PCResolve is continuously validated against a multi-project
regression gate:

```text
Unit tests:        557 passed, 0 failed
Hard baselines:    21 projects, 0 exceeded
Full audit:        42 real-world projects, 0 crashes, 0 illegal keys
v1/v2 differential regressions: 303 (all classified by taxonomy)
```

Key invariants enforced on every change:

- `illegal_keys == 0` — no dataclass repr or structured source
  display leaks into `top_library` or `library_usage` keys.
- All 21 hard baselines must not exceed their recorded
  regression counts.
- Golden JSON output tests lock the 1.0.4 contract.
- Diff taxonomy breaks regressions into `third_party_api_loss`,
  `local_to_unknown`, and precision changes.

## Known Limitations

PCResolve is a static analysis tool.  It is conservative by design:
when it cannot uniquely determine a library, it reports
`alternatives` rather than guessing.

| Limitation | Behavior |
|-----------|----------|
| Multi-third-party returns | Conservative primary (`local`/`unknown`), complete alternatives in `alternatives` and `library_usage`. |
| Dynamic `import_module(name)` | Only resolves string-literal arguments.  Variables produce unresolved results. |
| `@classmethod` / `@staticmethod` | Method resolution is deferred.  Treated conservatively. |
| Descriptors / properties | Not tracked.  Attribute access on descriptor results may be unresolved. |
| Runtime reflection / monkey-patching | Not modeled.  Conservative fallback. |
| Multi-threading / async control flow | Not modeled.  All reachable branches contribute to `SourceSet`. |
| Third-party library internals | Not analyzed.  Only same-project local functions and classes are traced. |

These limitations mean that `top_library` can be conservative
(`local` or `unknown`) while `alternatives` still contains the
third-party candidates.  Downstream tools should check both.

## Consuming the Output

Downstream tools should treat `top_library` as the primary
classification and `alternatives` / `decorated_by` as additional
evidence.  A call whose `top_library` is `local` or `unknown` may
still reference a third-party library through alternatives (e.g.
multi-source returns or container iteration) or decorator evidence.

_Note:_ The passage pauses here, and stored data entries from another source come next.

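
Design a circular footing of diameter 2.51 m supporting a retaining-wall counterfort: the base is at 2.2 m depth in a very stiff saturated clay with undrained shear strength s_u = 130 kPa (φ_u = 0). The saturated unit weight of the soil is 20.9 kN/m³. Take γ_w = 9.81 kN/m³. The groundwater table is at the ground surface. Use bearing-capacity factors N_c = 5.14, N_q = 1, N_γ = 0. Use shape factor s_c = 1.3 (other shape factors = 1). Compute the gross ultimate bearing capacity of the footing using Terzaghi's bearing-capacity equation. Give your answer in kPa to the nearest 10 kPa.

q_ult ≈ 890 kPa

γ' = 20.9 − 9.81 = 11.09 kN/m³ (submerged throughout). q = 11.09 × 2.2 = 24.398 kPa.
c·N_c·s_c = 130 × 5.14 × 1.3 = 868.66 kPa
q·N_q = 24.398 × 1 = 24.398 kPa
q_ult = 868.66 + 24.398 = 893.06 kPa.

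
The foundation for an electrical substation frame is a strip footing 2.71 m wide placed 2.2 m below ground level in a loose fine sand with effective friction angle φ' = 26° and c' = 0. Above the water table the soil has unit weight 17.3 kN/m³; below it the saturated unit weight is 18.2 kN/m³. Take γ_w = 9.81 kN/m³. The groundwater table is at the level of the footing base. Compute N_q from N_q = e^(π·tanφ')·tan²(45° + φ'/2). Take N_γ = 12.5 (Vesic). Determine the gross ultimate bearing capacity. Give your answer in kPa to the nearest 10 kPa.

q_ult ≈ 590 kPa

tan26° = 0.4877, so N_q = e^(π×0.4877)·tan²(58°) = 4.629 × 2.561 = 11.85.
Effective surcharge at the founding depth q = γ·D_f = 17.3 × 2.2 = 38.06 kPa.
The water table coincides with the base, so in the self-weight term γ → γ' = 8.39 kN/m³.
q_ult = q·N_q + 0.5·γ·B·N_γ
     = 38.06 × 11.854 + 0.5 × 8.39 × 2.71 × 12.5
     = 451.17 + 142.11 = 593.28 kPa.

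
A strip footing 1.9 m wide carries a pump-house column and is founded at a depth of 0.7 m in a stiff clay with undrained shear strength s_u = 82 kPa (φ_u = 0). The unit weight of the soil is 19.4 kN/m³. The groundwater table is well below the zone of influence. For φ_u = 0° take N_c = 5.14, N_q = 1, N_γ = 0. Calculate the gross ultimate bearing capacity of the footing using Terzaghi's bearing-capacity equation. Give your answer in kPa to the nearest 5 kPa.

q_ult ≈ 435 kPa

Overburden at base level: q = 19.4 × 0.7 = 13.58 kPa.
Cohesion term c·N_c = 82 × 5.14 = 421.48 kPa; surcharge term q·N_q = 13.58 × 1 = 13.58 kPa.
q_ult = 421.48 + 13.58 = 435.06 kPa.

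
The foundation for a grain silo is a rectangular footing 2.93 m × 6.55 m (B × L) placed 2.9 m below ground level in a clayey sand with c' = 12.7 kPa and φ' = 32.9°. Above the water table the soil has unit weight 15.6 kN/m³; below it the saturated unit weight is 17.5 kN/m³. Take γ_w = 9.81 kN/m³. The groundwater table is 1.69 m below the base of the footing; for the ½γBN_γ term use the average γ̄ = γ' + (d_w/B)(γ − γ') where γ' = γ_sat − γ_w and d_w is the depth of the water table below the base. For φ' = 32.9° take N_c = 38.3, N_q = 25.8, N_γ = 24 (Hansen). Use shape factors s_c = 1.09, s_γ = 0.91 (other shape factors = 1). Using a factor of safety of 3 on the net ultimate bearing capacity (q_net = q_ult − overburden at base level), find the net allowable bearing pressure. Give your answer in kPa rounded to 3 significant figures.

q = γ·D_f = 15.6 × 2.9 = 45.24 kPa.
γ' = 7.69 kN/m³; averaging over the depth B below the base, γ̄ = γ' + (d_w/B)(γ − γ') = 12.252 kN/m³.
c·N_c·s_c = 12.7 × 38.3 × 1.09 = 530.19 kPa
q·N_q = 45.24 × 25.8 = 1167.2 kPa
0.5·γ·B·N_γ·s_γ = 0.5 × 12.252 × 2.93 × 24 × 0.91 = 392.02 kPa
q_ult = 530.19 + 1167.2 + 392.02 = 2089.4 kPa.
q_net = 2089.4 − 45.24 = 2044.2 kPa.
q_all(net) = 2044.2 / 3 = 681.39 kPa.

q_all(net) ≈ 681 kPa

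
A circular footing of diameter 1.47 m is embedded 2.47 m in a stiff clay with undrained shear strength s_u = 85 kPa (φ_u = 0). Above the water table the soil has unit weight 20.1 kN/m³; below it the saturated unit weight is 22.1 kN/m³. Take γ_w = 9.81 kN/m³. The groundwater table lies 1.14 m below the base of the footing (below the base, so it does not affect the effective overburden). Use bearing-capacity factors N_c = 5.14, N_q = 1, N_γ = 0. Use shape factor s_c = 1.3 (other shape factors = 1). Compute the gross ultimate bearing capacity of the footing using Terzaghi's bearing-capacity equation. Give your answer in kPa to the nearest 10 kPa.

q_ult ≈ 620 kPa

Overburden at base level: q = 20.1 × 2.47 = 49.647 kPa.
Cohesion term c·N_c·s_c = 85 × 5.14 × 1.3 = 567.97 kPa; surcharge term q·N_q = 49.647 × 1 = 49.647 kPa.
q_ult = 567.97 + 49.647 = 617.62 kPa.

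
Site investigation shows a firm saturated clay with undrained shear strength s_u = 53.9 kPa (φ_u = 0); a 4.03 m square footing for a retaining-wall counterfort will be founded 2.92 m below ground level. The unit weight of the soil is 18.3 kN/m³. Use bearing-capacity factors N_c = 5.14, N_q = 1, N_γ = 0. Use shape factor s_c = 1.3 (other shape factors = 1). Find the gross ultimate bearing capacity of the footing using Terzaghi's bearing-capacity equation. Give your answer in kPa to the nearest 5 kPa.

Effective surcharge at the founding depth q = γ·D_f = 18.3 × 2.92 = 53.436 kPa.
q_ult = c·N_c·s_c + q·N_q
     = 53.9 × 5.14 × 1.3 + 53.436 × 1
     = 360.16 + 53.436 = 413.6 kPa.

q_ult ≈ 415 kPa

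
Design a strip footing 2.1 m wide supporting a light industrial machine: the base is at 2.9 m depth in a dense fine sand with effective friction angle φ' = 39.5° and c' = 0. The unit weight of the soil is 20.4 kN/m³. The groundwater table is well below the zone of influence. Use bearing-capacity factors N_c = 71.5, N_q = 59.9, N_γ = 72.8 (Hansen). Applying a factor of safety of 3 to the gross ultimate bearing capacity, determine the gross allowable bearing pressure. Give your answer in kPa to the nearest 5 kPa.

Effective surcharge at the founding depth q = γ·D_f = 20.4 × 2.9 = 59.16 kPa.
q_ult = q·N_q + 0.5·γ·B·N_γ
     = 59.16 × 59.9 + 0.5 × 20.4 × 2.1 × 72.8
     = 3543.7 + 1559.4 = 5103.1 kPa.
q_all = q_ult / FS = 5103.1 / 3 = 1701 kPa.

q_all ≈ 1700 kPa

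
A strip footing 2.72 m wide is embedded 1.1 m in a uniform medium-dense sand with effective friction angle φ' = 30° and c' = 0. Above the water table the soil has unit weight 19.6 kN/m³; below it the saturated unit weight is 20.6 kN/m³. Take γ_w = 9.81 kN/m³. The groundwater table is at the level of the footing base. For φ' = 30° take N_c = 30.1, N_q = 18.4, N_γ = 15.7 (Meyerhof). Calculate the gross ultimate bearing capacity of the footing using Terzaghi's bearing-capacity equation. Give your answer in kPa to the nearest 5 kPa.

q_ult ≈ 625 kPa

Overburden at base level: q = 19.6 × 1.1 = 21.56 kPa.
Below the base the soil is submerged, so the ½γBN_γ term uses γ' = 20.6 − 9.81 = 10.79 kN/m³.
Surcharge term q·N_q = 21.56 × 18.4 = 396.7 kPa; self-weight term 0.5·γ·B·N_γ = 0.5 × 10.79 × 2.72 × 15.7 = 230.39 kPa.
q_ult = 396.7 + 230.39 = 627.09 kPa.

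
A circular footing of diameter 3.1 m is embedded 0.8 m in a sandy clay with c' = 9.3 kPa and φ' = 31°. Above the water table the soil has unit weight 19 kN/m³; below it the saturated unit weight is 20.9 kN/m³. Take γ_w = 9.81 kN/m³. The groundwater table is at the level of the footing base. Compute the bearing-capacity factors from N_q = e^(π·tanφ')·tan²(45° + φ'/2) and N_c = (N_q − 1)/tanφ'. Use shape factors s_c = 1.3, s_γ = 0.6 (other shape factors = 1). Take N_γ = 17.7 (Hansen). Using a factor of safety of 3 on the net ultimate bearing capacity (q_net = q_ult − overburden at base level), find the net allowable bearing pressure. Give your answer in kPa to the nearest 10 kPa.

N_q = e^(π·tan31°)·tan²(60.5°) = 20.63; N_c = (N_q − 1)/tanφ' = 32.67.
Effective surcharge at the founding depth q = γ·D_f = 19 × 0.8 = 15.2 kPa.
The water table coincides with the base, so in the self-weight term γ → γ' = 11.09 kN/m³.
q_ult = c·N_c·s_c + q·N_q + 0.5·γ·B·N_γ·s_γ
     = 9.3 × 32.671 × 1.3 + 15.2 × 20.631 + 0.5 × 11.09 × 3.1 × 17.7 × 0.6
     = 394.99 + 313.59 + 182.55 = 891.13 kPa.
q_net = 891.13 − 15.2 = 875.93 kPa.
q_all(net) = 875.93 / 3 = 291.98 kPa.

q_all(net) ≈ 290 kPa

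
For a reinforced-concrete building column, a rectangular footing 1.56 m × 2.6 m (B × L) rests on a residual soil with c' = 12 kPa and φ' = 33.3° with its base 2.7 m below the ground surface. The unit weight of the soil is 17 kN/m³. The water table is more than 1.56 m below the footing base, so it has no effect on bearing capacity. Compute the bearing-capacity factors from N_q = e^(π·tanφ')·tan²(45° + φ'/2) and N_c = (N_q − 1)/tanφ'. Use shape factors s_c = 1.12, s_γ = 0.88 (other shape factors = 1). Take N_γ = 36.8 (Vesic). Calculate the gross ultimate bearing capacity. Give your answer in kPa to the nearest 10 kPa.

tan33.3° = 0.6569, so N_q = e^(π×0.6569)·tan²(61.65°) = 7.875 × 3.435 = 27.05.
N_c = (27.05 − 1)/tan33.3° = 39.65.
Effective surcharge at the founding depth q = γ·D_f = 17 × 2.7 = 45.9 kPa.
q_ult = c·N_c·s_c + q·N_q + 0.5·γ·B·N_γ·s_γ
     = 12 × 39.654 × 1.12 + 45.9 × 27.048 + 0.5 × 17 × 1.56 × 36.8 × 0.88
     = 532.95 + 1241.5 + 429.41 = 2203.9 kPa.

q_ult ≈ 2200 kPa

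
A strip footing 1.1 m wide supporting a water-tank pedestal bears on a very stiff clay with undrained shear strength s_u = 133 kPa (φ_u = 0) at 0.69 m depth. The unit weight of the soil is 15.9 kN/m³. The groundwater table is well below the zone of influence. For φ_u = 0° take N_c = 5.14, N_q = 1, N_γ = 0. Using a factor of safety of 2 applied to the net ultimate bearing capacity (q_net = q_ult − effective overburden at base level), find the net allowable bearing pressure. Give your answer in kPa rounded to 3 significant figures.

Overburden at base level: q = 15.9 × 0.69 = 10.971 kPa.
Cohesion term c·N_c = 133 × 5.14 = 683.62 kPa; surcharge term q·N_q = 10.971 × 1 = 10.971 kPa.
q_ult = 683.62 + 10.971 = 694.59 kPa.
Net ultimate: q_net = 694.59 − 10.971 = 683.62 kPa.
q_all(net) = 683.62 / 2 = 341.81 kPa.

q_all(net) ≈ 342 kPa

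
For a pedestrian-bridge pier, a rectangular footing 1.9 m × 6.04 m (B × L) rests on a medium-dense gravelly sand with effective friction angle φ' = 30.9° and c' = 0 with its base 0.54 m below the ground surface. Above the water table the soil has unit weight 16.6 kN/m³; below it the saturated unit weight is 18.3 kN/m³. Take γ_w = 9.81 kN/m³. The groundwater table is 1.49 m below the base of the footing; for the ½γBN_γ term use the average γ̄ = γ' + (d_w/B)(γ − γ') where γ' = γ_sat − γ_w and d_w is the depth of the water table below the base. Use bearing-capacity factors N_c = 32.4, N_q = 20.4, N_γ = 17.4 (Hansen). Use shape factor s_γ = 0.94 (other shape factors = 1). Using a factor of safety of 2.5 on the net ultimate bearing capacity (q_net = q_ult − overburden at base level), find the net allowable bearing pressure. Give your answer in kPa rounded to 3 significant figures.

q_all(net) ≈ 162 kPa

Effective surcharge at the founding depth q = γ·D_f = 16.6 × 0.54 = 8.964 kPa.
With d_w = 1.49 m < B, γ̄ = 8.49 + (1.49/1.9) × (16.6 − 8.49) = 14.85 kN/m³.
q_ult = q·N_q + 0.5·γ·B·N_γ·s_γ
     = 8.964 × 20.4 + 0.5 × 14.85 × 1.9 × 17.4 × 0.94
     = 182.87 + 230.74 = 413.61 kPa.
q_net = 413.61 − 8.964 = 404.64 kPa.
q_all(net) = 404.64 / 2.5 = 161.86 kPa.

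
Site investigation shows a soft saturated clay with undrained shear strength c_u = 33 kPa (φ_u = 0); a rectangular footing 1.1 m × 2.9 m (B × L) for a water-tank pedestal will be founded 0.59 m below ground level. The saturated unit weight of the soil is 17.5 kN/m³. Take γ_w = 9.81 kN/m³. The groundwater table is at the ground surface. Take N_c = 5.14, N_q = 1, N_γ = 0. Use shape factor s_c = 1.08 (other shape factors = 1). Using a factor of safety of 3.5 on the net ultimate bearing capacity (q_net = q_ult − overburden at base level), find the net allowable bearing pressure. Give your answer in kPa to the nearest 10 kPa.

q_all(net) ≈ 50 kPa

Water table at ground surface, so effective unit weight γ' = 17.5 − 9.81 = 7.69 kN/m³ is used throughout; overburden q = 7.69 × 0.59 = 4.5371 kPa.
Cohesion term c·N_c·s_c = 33 × 5.14 × 1.08 = 183.19 kPa; surcharge term q·N_q = 4.5371 × 1 = 4.5371 kPa.
q_ult = 183.19 + 4.5371 = 187.73 kPa.
q_net = 187.73 − 4.5371 = 183.19 kPa.
q_all(net) = 183.19 / 3.5 = 52.34 kPa.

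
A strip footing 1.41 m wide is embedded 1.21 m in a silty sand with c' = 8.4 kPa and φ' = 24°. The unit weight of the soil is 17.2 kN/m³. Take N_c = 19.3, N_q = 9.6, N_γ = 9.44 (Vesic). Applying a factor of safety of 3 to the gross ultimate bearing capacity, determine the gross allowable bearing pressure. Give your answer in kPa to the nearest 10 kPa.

Overburden at base level: q = 17.2 × 1.21 = 20.812 kPa.
Cohesion term c·N_c = 8.4 × 19.3 = 162.12 kPa; surcharge term q·N_q = 20.812 × 9.6 = 199.8 kPa; self-weight term 0.5·γ·B·N_γ = 0.5 × 17.2 × 1.41 × 9.44 = 114.47 kPa.
q_ult = 162.12 + 199.8 + 114.47 = 476.38 kPa.
q_all = q_ult / FS = 476.38 / 3 = 158.79 kPa.

q_all ≈ 160 kPa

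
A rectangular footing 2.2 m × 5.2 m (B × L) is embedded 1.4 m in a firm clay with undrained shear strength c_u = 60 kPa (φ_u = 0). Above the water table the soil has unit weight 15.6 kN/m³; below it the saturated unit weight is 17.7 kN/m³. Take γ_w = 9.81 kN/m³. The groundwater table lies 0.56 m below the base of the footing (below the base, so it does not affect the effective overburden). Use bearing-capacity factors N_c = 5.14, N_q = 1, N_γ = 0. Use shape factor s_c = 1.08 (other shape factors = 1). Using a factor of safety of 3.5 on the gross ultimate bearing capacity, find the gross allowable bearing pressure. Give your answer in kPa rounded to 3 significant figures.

q_all ≈ 101 kPa

q = γ·D_f = 15.6 × 1.4 = 21.84 kPa.
c·N_c·s_c = 60 × 5.14 × 1.08 = 333.07 kPa
q·N_q = 21.84 × 1 = 21.84 kPa
q_ult = 333.07 + 21.84 = 354.91 kPa.
q_all = 354.91 / 3.5 = 101.4 kPa.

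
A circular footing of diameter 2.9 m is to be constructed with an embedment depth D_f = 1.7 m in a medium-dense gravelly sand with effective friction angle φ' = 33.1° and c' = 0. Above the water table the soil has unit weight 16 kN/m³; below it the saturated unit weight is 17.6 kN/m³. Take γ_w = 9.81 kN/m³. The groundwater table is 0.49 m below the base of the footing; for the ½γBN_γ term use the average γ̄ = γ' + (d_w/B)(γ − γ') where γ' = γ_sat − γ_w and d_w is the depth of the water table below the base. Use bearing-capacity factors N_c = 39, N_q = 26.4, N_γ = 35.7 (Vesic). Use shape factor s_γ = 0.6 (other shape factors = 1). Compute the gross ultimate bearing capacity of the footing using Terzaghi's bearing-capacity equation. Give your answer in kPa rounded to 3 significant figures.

q_ult ≈ 1000 kPa

Overburden at base level: q = 16 × 1.7 = 27.2 kPa.
The water table is 0.49 m below the base (< B = 2.9 m), so the ½γBN_γ term uses γ̄ = γ' + (d_w/B)(γ − γ') = 7.79 + (0.49/2.9)(16 − 7.79) = 9.1772 kN/m³.
Surcharge term q·N_q = 27.2 × 26.4 = 718.08 kPa; self-weight term 0.5·γ·B·N_γ·s_γ = 0.5 × 9.1772 × 2.9 × 35.7 × 0.6 = 285.03 kPa.
q_ult = 718.08 + 285.03 = 1003.1 kPa.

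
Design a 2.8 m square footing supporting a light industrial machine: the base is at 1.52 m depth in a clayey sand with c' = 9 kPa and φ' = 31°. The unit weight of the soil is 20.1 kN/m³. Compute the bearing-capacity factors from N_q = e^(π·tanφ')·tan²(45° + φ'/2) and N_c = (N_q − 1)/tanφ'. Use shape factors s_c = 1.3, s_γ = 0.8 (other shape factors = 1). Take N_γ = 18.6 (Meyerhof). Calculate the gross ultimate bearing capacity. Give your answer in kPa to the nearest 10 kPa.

tan31° = 0.6009, so N_q = e^(π×0.6009)·tan²(60.5°) = 6.604 × 3.124 = 20.63.
N_c = (20.63 − 1)/tan31° = 32.67.
Overburden at base level: q = 20.1 × 1.52 = 30.552 kPa.
Cohesion term c·N_c·s_c = 9 × 32.671 × 1.3 = 382.25 kPa; surcharge term q·N_q = 30.552 × 20.631 = 630.31 kPa; self-weight term 0.5·γ·B·N_γ·s_γ = 0.5 × 20.1 × 2.8 × 18.6 × 0.8 = 418.72 kPa.
q_ult = 382.25 + 630.31 + 418.72 = 1431.3 kPa.

q_ult ≈ 1430 kPa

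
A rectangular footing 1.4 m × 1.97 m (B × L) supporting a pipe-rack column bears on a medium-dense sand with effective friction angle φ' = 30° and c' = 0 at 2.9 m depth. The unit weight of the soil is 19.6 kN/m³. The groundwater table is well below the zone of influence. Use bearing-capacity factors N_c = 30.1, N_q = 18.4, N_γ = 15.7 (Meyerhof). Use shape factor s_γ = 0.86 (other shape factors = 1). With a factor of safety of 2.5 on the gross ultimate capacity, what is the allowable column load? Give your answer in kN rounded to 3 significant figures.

P_all ≈ 1360 kN

q = γ·D_f = 19.6 × 2.9 = 56.84 kPa.
q·N_q = 56.84 × 18.4 = 1045.9 kPa
0.5·γ·B·N_γ·s_γ = 0.5 × 19.6 × 1.4 × 15.7 × 0.86 = 185.25 kPa
q_ult = 1045.9 + 185.25 = 1231.1 kPa.
Gross allowable pressure q_all = 1231.1 / 2.5 = 492.44 kPa.
Footing area = 2.758 m², so allowable column load = 492.44 × 2.758 = 1358.2 kN.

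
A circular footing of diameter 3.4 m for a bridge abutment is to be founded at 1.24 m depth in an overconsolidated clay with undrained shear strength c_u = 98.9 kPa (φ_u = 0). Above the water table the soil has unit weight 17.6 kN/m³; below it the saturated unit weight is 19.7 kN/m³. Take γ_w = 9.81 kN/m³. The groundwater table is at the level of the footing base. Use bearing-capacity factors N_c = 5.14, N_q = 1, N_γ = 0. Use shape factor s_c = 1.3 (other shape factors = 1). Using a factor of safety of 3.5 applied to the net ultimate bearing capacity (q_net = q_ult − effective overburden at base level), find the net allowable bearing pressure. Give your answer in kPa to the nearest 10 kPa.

q_all(net) ≈ 190 kPa

q = γ·D_f = 17.6 × 1.24 = 21.824 kPa.
c·N_c·s_c = 98.9 × 5.14 × 1.3 = 660.85 kPa
q·N_q = 21.824 × 1 = 21.824 kPa
q_ult = 660.85 + 21.824 = 682.67 kPa.
Net ultimate: q_net = 682.67 − 21.824 = 660.85 kPa.
q_all(net) = 660.85 / 3.5 = 188.81 kPa.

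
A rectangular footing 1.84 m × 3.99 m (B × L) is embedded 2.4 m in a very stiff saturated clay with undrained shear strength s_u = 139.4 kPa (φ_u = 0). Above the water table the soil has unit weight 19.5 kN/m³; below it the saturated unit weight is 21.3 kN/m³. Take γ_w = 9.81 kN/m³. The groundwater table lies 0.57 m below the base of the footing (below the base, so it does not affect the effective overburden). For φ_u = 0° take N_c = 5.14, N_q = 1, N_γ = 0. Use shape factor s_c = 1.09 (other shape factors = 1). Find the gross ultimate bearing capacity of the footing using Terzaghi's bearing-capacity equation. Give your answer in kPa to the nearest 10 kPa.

q = γ·D_f = 19.5 × 2.4 = 46.8 kPa.
c·N_c·s_c = 139.4 × 5.14 × 1.09 = 781 kPa
q·N_q = 46.8 × 1 = 46.8 kPa
q_ult = 781 + 46.8 = 827.8 kPa.

q_ult ≈ 830 kPa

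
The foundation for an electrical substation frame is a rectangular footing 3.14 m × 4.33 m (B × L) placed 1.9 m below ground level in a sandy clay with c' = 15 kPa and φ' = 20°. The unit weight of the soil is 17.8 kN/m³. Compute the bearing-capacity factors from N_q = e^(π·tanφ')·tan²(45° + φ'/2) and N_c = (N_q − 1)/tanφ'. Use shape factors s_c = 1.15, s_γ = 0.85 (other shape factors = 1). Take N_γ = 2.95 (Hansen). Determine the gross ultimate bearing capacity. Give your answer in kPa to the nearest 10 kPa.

q_ult ≈ 540 kPa

tan20° = 0.364, so N_q = e^(π×0.364)·tan²(55°) = 3.138 × 2.04 = 6.4.
N_c = (6.4 − 1)/tan20° = 14.83.
q = γ·D_f = 17.8 × 1.9 = 33.82 kPa.
c·N_c·s_c = 15 × 14.835 × 1.15 = 255.9 kPa
q·N_q = 33.82 × 6.3994 = 216.43 kPa
0.5·γ·B·N_γ·s_γ = 0.5 × 17.8 × 3.14 × 2.95 × 0.85 = 70.075 kPa
q_ult = 255.9 + 216.43 + 70.075 = 542.4 kPa.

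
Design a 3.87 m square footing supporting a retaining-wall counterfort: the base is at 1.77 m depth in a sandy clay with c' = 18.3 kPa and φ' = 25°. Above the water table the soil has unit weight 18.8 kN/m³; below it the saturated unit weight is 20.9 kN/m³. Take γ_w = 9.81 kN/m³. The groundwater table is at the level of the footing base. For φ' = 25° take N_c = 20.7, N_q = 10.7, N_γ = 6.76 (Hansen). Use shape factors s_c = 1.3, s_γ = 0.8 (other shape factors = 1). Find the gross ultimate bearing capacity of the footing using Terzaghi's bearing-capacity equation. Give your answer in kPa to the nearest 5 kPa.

q_ult ≈ 965 kPa

q = γ·D_f = 18.8 × 1.77 = 33.276 kPa.
For the ½γBN_γ term take γ' = 20.9 − 9.81 = 11.09 kN/m³ (soil below base is submerged).
c·N_c·s_c = 18.3 × 20.7 × 1.3 = 492.45 kPa
q·N_q = 33.276 × 10.7 = 356.05 kPa
0.5·γ·B·N_γ·s_γ = 0.5 × 11.09 × 3.87 × 6.76 × 0.8 = 116.05 kPa
q_ult = 492.45 + 356.05 + 116.05 = 964.56 kPa.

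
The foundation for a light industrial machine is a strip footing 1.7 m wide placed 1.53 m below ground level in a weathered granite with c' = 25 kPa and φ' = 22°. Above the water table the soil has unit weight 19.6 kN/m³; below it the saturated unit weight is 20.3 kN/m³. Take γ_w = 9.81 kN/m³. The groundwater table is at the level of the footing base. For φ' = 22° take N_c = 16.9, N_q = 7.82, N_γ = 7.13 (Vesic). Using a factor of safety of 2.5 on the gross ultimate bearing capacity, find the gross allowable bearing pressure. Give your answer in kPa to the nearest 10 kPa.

q = γ·D_f = 19.6 × 1.53 = 29.988 kPa.
For the ½γBN_γ term take γ' = 20.3 − 9.81 = 10.49 kN/m³ (soil below base is submerged).
c·N_c = 25 × 16.9 = 422.5 kPa
q·N_q = 29.988 × 7.82 = 234.51 kPa
0.5·γ·B·N_γ = 0.5 × 10.49 × 1.7 × 7.13 = 63.575 kPa
q_ult = 422.5 + 234.51 + 63.575 = 720.58 kPa.
q_all = 720.58 / 2.5 = 288.23 kPa.

q_all ≈ 290 kPa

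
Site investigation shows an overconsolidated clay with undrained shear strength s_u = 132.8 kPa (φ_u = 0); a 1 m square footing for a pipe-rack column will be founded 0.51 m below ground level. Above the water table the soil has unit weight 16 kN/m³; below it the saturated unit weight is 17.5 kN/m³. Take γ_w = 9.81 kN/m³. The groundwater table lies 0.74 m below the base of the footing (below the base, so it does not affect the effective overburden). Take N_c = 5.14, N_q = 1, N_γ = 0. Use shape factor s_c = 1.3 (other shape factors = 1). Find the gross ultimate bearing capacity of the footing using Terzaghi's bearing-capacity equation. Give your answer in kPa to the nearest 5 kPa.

q_ult ≈ 895 kPa

q = γ·D_f = 16 × 0.51 = 8.16 kPa.
c·N_c·s_c = 132.8 × 5.14 × 1.3 = 887.37 kPa
q·N_q = 8.16 × 1 = 8.16 kPa
q_ult = 887.37 + 8.16 = 895.53 kPa.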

For library-level aggregation, use `library_usage` which already
incorporates `alternatives` and `decorated_by` evidence.

## Development

```bash
pip install -e .

# Run tests
python -m pytest tests/ -v

# Baseline gate
python scripts/diff_v1_v2.py tests/fixtures/tested_projects/

# Full audit
python scripts/audit_tested_projects.py
```

See `docs/architecture.md` for the pipeline design,
`docs/output-contract.md` for the stable JSON schema, and
`docs/source-semantics.md` for Source IR and convergence rules.

## License

MIT.  See [LICENSE](./LICENSE) for details.